A configuração de qualquer ato de improbidade administrativa, em razão das alterações realizadas na Lei Federal n. 8.429/1992 (LIA) pela Lei Federal n. 14.230/2021, somente restará caracterizada se o agente agir com dolo específico, ou seja, que sua conduta seja livre e consciente com fins de alcançar o resultado ilícito improbo.
Não basta, assim, a voluntariedade do agente para o cometimento de um ato de improbidade administrativa, sendo indispensável que a demonstração do ato doloso específico para fins de sancionamento do agente.

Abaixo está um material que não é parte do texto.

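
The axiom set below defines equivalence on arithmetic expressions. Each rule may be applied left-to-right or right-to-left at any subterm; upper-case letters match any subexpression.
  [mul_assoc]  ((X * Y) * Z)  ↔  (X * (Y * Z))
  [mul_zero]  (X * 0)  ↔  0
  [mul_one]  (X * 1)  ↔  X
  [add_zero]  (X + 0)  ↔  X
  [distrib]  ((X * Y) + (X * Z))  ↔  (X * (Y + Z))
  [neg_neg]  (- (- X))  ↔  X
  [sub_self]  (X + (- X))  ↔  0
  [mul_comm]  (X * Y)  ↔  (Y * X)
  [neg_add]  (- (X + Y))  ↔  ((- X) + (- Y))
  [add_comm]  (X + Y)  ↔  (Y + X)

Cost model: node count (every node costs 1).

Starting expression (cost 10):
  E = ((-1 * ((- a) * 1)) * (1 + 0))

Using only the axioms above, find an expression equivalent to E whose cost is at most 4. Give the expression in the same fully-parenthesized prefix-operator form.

1. [mul_one →] ((- a) * 1)  →  (- a);  E = ((-1 * (- a)) * (1 + 0))
2. [add_zero →] (1 + 0)  →  1;  E = ((-1 * (- a)) * 1)
3. [mul_one →] ((-1 * (- a)) * 1)  →  (-1 * (- a));  cost 4 ≤ 4, done

(-1 * (- a))   [cost 4]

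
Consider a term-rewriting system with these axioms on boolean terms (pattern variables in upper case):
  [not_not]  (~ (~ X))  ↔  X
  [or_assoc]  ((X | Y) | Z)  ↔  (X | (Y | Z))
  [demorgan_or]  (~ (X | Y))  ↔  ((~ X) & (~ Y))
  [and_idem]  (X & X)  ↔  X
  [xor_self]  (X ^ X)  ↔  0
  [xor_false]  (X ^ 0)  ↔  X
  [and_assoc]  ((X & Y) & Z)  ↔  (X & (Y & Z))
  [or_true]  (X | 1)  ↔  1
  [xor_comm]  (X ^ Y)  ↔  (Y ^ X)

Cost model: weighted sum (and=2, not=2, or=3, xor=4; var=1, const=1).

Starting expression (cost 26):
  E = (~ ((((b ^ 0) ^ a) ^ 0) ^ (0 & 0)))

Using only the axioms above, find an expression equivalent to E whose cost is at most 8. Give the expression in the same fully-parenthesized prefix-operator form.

(~ (b ^ a))   [cost 8]

1. [xor_false →] (((b ^ 0) ^ a) ^ 0)  →  ((b ^ 0) ^ a);  E = (~ (((b ^ 0) ^ a) ^ (0 & 0)))
2. [and_idem →] (0 & 0)  →  0;  E = (~ (((b ^ 0) ^ a) ^ 0))
3. [xor_false →] (b ^ 0)  →  b;  E = (~ ((b ^ a) ^ 0))
4. [xor_false →] ((b ^ a) ^ 0)  →  (b ^ a);  cost 8 ≤ 8, done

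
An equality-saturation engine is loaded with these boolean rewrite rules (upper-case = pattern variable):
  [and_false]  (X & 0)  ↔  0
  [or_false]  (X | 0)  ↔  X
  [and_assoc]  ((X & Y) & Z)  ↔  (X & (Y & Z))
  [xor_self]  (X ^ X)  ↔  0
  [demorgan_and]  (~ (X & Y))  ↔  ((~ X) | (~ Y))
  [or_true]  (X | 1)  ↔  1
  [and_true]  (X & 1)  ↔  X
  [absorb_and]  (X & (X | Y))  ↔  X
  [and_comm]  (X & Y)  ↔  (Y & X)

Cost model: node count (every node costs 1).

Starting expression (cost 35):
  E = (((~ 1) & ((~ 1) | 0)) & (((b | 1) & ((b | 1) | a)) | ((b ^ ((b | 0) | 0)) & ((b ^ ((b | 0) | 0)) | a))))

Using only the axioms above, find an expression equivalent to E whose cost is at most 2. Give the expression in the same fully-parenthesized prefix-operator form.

(~ 1)   [cost 2]

step 1: absorb_and (→) rewrites ((b ^ ((b | 0) | 0)) & ((b ^ ((b | 0) | 0)) | a)) into (b ^ ((b | 0) | 0)), now (((~ 1) & ((~ 1) | 0)) & (((b | 1) & ((b | 1) | a)) | (b ^ ((b | 0) | 0))))
step 2: absorb_and (→) rewrites ((~ 1) & ((~ 1) | 0)) into (~ 1), now ((~ 1) & (((b | 1) & ((b | 1) | a)) | (b ^ ((b | 0) | 0))))
step 3: or_false (→) rewrites ((b | 0) | 0) into (b | 0), now ((~ 1) & (((b | 1) & ((b | 1) | a)) | (b ^ (b | 0))))
step 4: or_false (→) rewrites (b | 0) into b, now ((~ 1) & (((b | 1) & ((b | 1) | a)) | (b ^ b)))
step 5: absorb_and (→) rewrites ((b | 1) & ((b | 1) | a)) into (b | 1), now ((~ 1) & ((b | 1) | (b ^ b)))
step 6: xor_self (→) rewrites (b ^ b) into 0, now ((~ 1) & ((b | 1) | 0))
step 7: or_true (→) rewrites (b | 1) into 1, now ((~ 1) & (1 | 0))
step 8: or_false (→) rewrites (1 | 0) into 1, now ((~ 1) & 1)
step 9: and_true (→) rewrites ((~ 1) & 1) into (~ 1), reaching cost 2 (bound 2)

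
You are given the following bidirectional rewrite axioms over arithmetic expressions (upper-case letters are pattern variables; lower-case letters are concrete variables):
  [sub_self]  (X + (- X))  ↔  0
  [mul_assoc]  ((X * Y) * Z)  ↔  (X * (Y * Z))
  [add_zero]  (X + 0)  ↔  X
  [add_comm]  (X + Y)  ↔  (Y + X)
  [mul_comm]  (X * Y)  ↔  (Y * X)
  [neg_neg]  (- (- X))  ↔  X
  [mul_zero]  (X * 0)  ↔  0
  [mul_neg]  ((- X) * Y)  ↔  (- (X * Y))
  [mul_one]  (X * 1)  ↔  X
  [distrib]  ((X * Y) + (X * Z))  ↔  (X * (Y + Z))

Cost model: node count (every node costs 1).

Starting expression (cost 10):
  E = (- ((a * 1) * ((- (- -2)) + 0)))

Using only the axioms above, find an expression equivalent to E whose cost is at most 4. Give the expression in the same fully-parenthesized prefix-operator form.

(- (a * -2))   [cost 4]

step 1: add_zero (→) rewrites ((- (- -2)) + 0) into (- (- -2)), now (- ((a * 1) * (- (- -2))))
step 2: mul_one (→) rewrites (a * 1) into a, now (- (a * (- (- -2))))
step 3: neg_neg (→) rewrites (- (- -2)) into -2, reaching cost 4 (bound 4)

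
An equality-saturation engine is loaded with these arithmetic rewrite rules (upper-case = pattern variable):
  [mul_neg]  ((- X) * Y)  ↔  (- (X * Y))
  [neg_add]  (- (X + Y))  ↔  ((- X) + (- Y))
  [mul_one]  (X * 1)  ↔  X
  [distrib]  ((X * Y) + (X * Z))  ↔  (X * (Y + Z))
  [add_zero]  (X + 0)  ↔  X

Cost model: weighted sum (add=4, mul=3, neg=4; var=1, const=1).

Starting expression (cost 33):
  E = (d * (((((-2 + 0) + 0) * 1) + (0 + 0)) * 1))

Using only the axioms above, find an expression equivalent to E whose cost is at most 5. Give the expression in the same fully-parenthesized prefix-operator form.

(d * -2)   [cost 5]

step 1: mul_one (→) rewrites (((((-2 + 0) + 0) * 1) + (0 + 0)) * 1) into ((((-2 + 0) + 0) * 1) + (0 + 0)), now (d * ((((-2 + 0) + 0) * 1) + (0 + 0)))
step 2: add_zero (→) rewrites (-2 + 0) into -2, now (d * (((-2 + 0) * 1) + (0 + 0)))
step 3: add_zero (→) rewrites (-2 + 0) into -2, now (d * ((-2 * 1) + (0 + 0)))
step 4: mul_one (→) rewrites (-2 * 1) into -2, now (d * (-2 + (0 + 0)))
step 5: add_zero (→) rewrites (0 + 0) into 0, now (d * (-2 + 0))
step 6: add_zero (→) rewrites (-2 + 0) into -2, reaching cost 5 (bound 5)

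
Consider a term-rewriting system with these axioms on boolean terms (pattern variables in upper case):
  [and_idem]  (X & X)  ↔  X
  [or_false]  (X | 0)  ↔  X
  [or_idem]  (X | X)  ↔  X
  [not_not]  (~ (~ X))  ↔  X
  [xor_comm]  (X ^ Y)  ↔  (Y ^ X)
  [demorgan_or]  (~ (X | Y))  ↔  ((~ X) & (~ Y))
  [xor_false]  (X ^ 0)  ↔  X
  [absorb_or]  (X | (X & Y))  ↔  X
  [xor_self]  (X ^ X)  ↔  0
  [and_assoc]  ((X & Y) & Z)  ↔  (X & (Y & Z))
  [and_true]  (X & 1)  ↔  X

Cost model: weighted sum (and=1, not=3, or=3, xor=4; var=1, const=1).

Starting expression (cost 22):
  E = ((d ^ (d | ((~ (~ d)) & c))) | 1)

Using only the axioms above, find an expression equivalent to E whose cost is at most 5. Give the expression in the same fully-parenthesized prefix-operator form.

1. [not_not →] (~ (~ d))  →  d;  E = ((d ^ (d | (d & c))) | 1)
2. [absorb_or →] (d | (d & c))  →  d;  E = ((d ^ d) | 1)
3. [xor_self →] (d ^ d)  →  0;  cost 5 ≤ 5, done

(0 | 1)   [cost 5]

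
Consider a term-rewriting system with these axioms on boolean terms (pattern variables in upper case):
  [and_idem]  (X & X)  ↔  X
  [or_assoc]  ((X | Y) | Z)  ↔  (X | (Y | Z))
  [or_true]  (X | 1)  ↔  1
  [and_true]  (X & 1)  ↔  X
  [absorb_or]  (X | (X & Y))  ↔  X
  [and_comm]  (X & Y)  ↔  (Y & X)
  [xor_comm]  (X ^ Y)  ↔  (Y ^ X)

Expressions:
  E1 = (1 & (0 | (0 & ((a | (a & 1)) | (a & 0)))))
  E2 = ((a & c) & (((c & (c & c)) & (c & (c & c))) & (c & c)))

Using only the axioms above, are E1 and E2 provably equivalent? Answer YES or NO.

NO

Every axiom is a valid identity, so a rewrite proof would force E1 and E2 to agree under every assignment.
At a=1, c=1: E1 = 0 but E2 = 1; they differ, so no derivation exists.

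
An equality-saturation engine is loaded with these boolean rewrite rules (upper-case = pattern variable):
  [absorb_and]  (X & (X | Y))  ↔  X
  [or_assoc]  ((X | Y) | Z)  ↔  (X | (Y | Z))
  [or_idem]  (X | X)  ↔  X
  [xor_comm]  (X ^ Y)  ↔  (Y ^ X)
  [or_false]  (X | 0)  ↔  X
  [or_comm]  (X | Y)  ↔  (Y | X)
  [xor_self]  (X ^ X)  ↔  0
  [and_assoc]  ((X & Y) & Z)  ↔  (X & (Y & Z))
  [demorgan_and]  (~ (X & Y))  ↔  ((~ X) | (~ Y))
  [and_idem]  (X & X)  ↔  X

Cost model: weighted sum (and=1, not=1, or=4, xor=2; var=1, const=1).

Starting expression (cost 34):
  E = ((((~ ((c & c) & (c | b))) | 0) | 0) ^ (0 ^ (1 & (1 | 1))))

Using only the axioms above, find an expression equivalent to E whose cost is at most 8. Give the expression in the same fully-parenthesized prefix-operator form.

((0 ^ 1) ^ (~ c))   [cost 8]

1. [or_false →] ((~ ((c & c) & (c | b))) | 0)  →  (~ ((c & c) & (c | b)));  E = (((~ ((c & c) & (c | b))) | 0) ^ (0 ^ (1 & (1 | 1))))
2. [or_false →] ((~ ((c & c) & (c | b))) | 0)  →  (~ ((c & c) & (c | b)));  E = ((~ ((c & c) & (c | b))) ^ (0 ^ (1 & (1 | 1))))
3. [xor_comm →] ((~ ((c & c) & (c | b))) ^ (0 ^ (1 & (1 | 1))))  →  ((0 ^ (1 & (1 | 1))) ^ (~ ((c & c) & (c | b))))
4. [absorb_and →] (1 & (1 | 1))  →  1;  E = ((0 ^ 1) ^ (~ ((c & c) & (c | b))))
5. [and_idem →] (c & c)  →  c;  E = ((0 ^ 1) ^ (~ (c & (c | b))))
6. [absorb_and →] (c & (c | b))  →  c;  cost 8 ≤ 8, done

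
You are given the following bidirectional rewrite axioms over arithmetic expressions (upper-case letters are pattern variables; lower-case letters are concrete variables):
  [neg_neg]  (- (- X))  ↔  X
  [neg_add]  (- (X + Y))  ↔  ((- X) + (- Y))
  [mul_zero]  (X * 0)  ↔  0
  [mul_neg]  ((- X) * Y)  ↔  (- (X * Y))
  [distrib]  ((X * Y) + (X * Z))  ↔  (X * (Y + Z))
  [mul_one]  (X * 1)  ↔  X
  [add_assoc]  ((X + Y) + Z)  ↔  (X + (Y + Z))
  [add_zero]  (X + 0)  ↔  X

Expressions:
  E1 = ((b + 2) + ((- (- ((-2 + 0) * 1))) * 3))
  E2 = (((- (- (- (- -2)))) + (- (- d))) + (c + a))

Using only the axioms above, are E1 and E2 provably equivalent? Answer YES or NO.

NO

All listed rules preserve value, hence provable equivalence implies equal values everywhere; look for a separating assignment.
a=0, b=0, c=0, d=0 gives E1 ↦ -4, E2 ↦ -2; values differ ⇒ not provably equivalent.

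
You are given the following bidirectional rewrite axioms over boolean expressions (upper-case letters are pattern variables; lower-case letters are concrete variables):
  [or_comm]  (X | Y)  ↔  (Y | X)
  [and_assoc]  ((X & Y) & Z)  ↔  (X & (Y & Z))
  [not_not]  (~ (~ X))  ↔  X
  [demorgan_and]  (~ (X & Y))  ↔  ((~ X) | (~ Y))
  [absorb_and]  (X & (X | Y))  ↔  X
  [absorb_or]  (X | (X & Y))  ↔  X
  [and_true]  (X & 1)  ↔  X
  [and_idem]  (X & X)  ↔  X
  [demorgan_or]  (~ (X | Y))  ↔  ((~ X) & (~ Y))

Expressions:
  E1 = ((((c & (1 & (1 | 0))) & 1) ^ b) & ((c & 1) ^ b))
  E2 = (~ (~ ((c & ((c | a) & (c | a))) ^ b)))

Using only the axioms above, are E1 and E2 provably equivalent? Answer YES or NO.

YES

(1) (1 & (1 | 0))  =[absorb_and →]=  1    ⊢ ((((c & 1) & 1) ^ b) & ((c & 1) ^ b))
(2) (c & 1)  =[and_true →]=  c    ⊢ (((c & 1) ^ b) & ((c & 1) ^ b))
(3) (((c & 1) ^ b) & ((c & 1) ^ b))  =[and_idem →]=  ((c & 1) ^ b)
(4) (c & 1)  =[and_true →]=  c    ⊢ (c ^ b)
(5) (c ^ b)  =[not_not ←]=  (~ (~ (c ^ b)))
(6) c  =[absorb_and ←]=  (c & (c | a))    ⊢ (~ (~ ((c & (c | a)) ^ b)))
(7) (c | a)  =[and_idem ←]=  ((c | a) & (c | a))    ⊢ E2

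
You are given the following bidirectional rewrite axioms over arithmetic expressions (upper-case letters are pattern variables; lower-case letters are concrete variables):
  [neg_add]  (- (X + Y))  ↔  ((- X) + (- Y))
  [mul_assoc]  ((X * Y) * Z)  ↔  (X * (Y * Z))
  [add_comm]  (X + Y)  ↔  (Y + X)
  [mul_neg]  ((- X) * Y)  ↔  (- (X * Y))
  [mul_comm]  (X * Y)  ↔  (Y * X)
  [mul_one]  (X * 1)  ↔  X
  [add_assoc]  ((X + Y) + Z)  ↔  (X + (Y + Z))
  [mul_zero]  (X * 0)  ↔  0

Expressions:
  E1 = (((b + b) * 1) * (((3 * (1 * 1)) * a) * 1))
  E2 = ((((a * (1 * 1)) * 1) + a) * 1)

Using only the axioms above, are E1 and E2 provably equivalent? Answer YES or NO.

Every axiom is a valid identity, so a rewrite proof would force E1 and E2 to agree under every assignment.
At a=1, b=0: E1 = 0 but E2 = 2; they differ, so no derivation exists.

NO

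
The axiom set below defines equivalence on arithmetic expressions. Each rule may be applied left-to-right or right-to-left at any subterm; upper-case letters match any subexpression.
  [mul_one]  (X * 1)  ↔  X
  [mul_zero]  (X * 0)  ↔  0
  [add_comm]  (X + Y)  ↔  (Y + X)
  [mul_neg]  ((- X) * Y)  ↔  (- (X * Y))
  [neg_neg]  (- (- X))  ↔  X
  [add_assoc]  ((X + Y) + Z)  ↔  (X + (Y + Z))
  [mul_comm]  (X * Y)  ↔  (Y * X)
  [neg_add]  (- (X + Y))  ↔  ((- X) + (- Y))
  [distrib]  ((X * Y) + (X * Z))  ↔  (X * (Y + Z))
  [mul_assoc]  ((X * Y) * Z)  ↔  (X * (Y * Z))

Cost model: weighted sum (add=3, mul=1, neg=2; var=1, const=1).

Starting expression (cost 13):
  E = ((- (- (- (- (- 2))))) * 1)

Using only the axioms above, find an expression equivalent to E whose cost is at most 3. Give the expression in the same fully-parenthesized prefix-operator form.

(- 2)   [cost 3]

1. [neg_neg →] (- (- (- (- 2))))  →  (- (- 2));  E = ((- (- (- 2))) * 1)
2. [mul_one →] ((- (- (- 2))) * 1)  →  (- (- (- 2)))
3. [neg_neg →] (- (- (- 2)))  →  (- 2);  cost 3 ≤ 3, done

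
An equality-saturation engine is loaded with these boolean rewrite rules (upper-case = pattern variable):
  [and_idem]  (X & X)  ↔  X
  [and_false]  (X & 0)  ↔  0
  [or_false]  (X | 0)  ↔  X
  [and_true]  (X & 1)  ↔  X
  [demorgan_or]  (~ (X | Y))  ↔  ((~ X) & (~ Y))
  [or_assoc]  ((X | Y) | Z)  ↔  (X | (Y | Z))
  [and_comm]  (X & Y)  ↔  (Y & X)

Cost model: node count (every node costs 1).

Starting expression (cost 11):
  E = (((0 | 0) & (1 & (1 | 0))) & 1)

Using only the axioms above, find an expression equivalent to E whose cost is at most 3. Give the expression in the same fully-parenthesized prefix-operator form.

(1) (1 | 0)  =[or_false →]=  1    ⊢ (((0 | 0) & (1 & 1)) & 1)
(2) (1 & 1)  =[and_idem →]=  1    ⊢ (((0 | 0) & 1) & 1)
(3) ((0 | 0) & 1)  =[and_true →]=  (0 | 0)    ⊢ ((0 | 0) & 1)
(4) ((0 | 0) & 1)  =[and_true →]=  (0 | 0)    ⊢ cost 3, within 3

(0 | 0)   [cost 3]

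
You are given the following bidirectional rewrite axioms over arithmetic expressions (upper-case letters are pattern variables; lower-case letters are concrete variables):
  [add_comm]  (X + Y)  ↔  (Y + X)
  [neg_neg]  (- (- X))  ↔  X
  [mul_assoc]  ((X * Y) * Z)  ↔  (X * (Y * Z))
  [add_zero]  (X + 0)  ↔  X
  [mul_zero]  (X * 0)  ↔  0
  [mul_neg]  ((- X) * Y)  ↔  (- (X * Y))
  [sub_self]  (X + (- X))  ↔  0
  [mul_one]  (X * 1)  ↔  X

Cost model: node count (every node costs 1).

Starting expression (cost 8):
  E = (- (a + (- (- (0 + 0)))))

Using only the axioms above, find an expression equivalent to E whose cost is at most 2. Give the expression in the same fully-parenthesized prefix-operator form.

1. [neg_neg →] (- (- (0 + 0)))  →  (0 + 0);  E = (- (a + (0 + 0)))
2. [add_zero →] (0 + 0)  →  0;  E = (- (a + 0))
3. [add_zero →] (a + 0)  →  a;  cost 2 ≤ 2, done

(- a)   [cost 2]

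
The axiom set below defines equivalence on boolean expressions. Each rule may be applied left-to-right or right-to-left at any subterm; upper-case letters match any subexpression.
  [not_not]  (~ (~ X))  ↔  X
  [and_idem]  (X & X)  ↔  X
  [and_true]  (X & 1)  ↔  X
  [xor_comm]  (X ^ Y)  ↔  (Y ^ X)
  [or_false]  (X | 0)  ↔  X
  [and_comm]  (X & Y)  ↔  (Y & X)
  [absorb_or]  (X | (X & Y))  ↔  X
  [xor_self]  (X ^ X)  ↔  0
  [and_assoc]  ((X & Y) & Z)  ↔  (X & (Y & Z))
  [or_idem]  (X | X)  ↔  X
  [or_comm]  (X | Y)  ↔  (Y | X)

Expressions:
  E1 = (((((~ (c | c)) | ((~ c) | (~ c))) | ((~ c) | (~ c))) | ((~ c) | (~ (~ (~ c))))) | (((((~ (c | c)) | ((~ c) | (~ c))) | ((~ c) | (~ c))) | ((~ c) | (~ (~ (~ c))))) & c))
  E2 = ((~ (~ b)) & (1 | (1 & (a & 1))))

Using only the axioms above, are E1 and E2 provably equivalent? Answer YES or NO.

NO

All listed rules preserve value, hence provable equivalence implies equal values everywhere; look for a separating assignment.
a=0, b=0, c=0 gives E1 ↦ 1, E2 ↦ 0; values differ ⇒ not provably equivalent.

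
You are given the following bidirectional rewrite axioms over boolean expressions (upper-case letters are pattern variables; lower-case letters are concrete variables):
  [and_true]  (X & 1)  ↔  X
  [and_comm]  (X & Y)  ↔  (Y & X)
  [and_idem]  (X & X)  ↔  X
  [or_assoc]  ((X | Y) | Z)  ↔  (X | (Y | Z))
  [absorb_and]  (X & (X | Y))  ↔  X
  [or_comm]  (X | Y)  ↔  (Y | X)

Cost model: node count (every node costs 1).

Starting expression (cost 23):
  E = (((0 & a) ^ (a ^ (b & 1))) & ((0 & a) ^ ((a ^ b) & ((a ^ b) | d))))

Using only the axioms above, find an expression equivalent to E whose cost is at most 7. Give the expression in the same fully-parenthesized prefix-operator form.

((0 & a) ^ (a ^ b))   [cost 7]

step 1: and_true (→) rewrites (b & 1) into b, now (((0 & a) ^ (a ^ b)) & ((0 & a) ^ ((a ^ b) & ((a ^ b) | d))))
step 2: absorb_and (→) rewrites ((a ^ b) & ((a ^ b) | d)) into (a ^ b), now (((0 & a) ^ (a ^ b)) & ((0 & a) ^ (a ^ b)))
step 3: and_idem (→) rewrites (((0 & a) ^ (a ^ b)) & ((0 & a) ^ (a ^ b))) into ((0 & a) ^ (a ^ b)), reaching cost 7 (bound 7)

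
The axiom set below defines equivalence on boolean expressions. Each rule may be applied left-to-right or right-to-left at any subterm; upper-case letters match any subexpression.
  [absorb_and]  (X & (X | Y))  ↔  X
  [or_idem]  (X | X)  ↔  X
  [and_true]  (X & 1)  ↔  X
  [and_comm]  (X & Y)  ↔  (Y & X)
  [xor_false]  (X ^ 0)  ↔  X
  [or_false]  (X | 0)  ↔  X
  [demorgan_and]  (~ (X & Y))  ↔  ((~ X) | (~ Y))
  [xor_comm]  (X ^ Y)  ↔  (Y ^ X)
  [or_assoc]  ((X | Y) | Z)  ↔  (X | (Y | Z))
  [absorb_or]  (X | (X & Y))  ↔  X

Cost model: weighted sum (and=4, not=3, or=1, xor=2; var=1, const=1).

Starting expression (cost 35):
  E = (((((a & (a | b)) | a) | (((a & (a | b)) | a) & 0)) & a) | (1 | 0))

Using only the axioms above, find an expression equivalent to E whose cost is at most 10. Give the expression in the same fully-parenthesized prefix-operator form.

((a & a) | (1 | 0))   [cost 10]

step 1: absorb_or (→) rewrites (((a & (a | b)) | a) | (((a & (a | b)) | a) & 0)) into ((a & (a | b)) | a), now ((((a & (a | b)) | a) & a) | (1 | 0))
step 2: absorb_and (→) rewrites (a & (a | b)) into a, now (((a | a) & a) | (1 | 0))
step 3: or_idem (→) rewrites (a | a) into a, reaching cost 10 (bound 10)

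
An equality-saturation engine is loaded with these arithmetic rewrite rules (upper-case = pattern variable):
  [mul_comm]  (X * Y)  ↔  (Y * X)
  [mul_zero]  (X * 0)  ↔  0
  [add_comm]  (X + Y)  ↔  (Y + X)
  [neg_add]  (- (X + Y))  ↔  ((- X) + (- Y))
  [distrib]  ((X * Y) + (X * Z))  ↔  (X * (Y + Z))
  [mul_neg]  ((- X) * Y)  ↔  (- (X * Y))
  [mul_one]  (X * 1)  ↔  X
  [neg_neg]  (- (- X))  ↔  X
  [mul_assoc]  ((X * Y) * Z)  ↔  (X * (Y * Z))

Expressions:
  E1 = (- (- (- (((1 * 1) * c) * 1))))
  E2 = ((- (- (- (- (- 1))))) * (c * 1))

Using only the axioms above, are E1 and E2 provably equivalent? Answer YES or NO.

1. [mul_one →] (1 * 1)  →  1;  E1 = (- (- (- ((1 * c) * 1))))
2. [neg_neg →] (- (- (- ((1 * c) * 1))))  →  (- ((1 * c) * 1))
3. [mul_one →] ((1 * c) * 1)  →  (1 * c);  E1 = (- (1 * c))
4. [mul_comm →] (1 * c)  →  (c * 1);  E1 = (- (c * 1))
5. [mul_one ←] c  →  (c * 1);  E1 = (- ((c * 1) * 1))
6. [mul_comm →] ((c * 1) * 1)  →  (1 * (c * 1));  E1 = (- (1 * (c * 1)))
7. [mul_neg ←] (- (1 * (c * 1)))  →  ((- 1) * (c * 1))
8. [neg_neg ←] 1  →  (- (- 1));  E1 = ((- (- (- 1))) * (c * 1))
9. [neg_neg ←] (- (- 1))  →  (- (- (- (- 1))));  this is E2

YES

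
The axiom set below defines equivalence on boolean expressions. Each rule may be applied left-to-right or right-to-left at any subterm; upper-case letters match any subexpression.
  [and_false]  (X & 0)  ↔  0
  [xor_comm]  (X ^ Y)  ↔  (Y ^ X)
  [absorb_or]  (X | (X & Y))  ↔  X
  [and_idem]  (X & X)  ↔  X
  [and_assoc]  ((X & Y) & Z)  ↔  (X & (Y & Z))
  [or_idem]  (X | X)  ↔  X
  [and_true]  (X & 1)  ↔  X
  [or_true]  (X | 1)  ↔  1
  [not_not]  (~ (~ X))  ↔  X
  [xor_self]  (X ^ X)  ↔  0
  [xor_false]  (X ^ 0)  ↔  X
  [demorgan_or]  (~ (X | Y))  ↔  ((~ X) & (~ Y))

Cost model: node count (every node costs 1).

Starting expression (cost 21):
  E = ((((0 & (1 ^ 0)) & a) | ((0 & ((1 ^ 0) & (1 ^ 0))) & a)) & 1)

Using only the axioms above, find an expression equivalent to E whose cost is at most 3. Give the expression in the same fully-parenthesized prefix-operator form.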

Aliás, esse era o entendimento do próprio Superior Tribunal de Justiça (STJ) que atesta que a conduta dolosa é indispensável para caracterização de qualquer proveito pessoal ilícito, lesão aos cofres públicos e ofensa aos princípios nucleares administrativos:
DIREITO SANCIONADOR. AGRAVO INTERNO NO AGRAVO EM RECURSO ESPECIAL INTERPOSTO PELO MPF CONTRA DECISÃO MONOCRÁTICA DO MINISTRO RELATOR QUE DEU PROVIMENTO A AGRAVO EM RECURSO ESPECIAL DA PARTE DEMANDADA, PARA RESTABELECER PRIMEIRO ACÓRDÃO DO TJ/RJ, QUE ABSOLVEU O RÉU DAS ACUSAÇÕES EM AÇÃO CIVIL PÚBLICA POR ALEGADA CONDUTA ÍMPROBA. (...) 3. Reafirmação do entendimento do Relator de que toda e qualquer conduta, no afã de ser encapsulada como ímproba, exige, como elementar, o apontamento de prática dolosa, maleficente e especificamente dirigida ao enriquecimento ilícito, ao dano aos cofres públicos e à lesão da principiologia administrativa, não havendo falar-se em improbidade culposa. 4. Inegavelmente, conduta dolosa, proveito pessoal ilícito, lesão aos cofres públicos e ofensa aos princípios nucleares administrativos são as elementares da improbidade administrativa. A manifestação judicial que afaste quaisquer desses elementos resulta em ausência do tipo (AgInt no Resp. 922.526/SP, Rel. Min. NAPOLEÃO NUNES MAIA FILHO, DJe 3.4.2019). 5. (...). A decisão agravada, que restabeleceu a absolvição, não merece reproche algum. 8. Agravo Interno do Órgão Acusador desprovido. (...). (STJ - AGINT NO ARESP 225.531/RJ - 1ªT - DJE 28/06/2019) (Original sem grifos e sem omissões).
Acertada, portanto, a alteração legislativa introduzida na Lei Federal n. 8.429/1992 (LIA) no sentido de que para a configuração de qualquer ato de improbidade administrativa se faz necessária a vontade livre e consciente (dolo) do agente para alcançar o resultado ilícito tipificado nos artigos 9º (geradores de enriquecimento ilícito), 10 (causadores de prejuízo ao erário) e 11 (maculadores de princípios administrativos) da LIA, não bastando a voluntariedade do agente.
Não se pode conceber a ideia de prática de um ato de improbidade sem querer: improbidade administrativa é designativo técnico de corrupção administrativa, ou seja, de qualquer ato contrário à honestidade, à boa-fé, à honradez, à correção de atitude.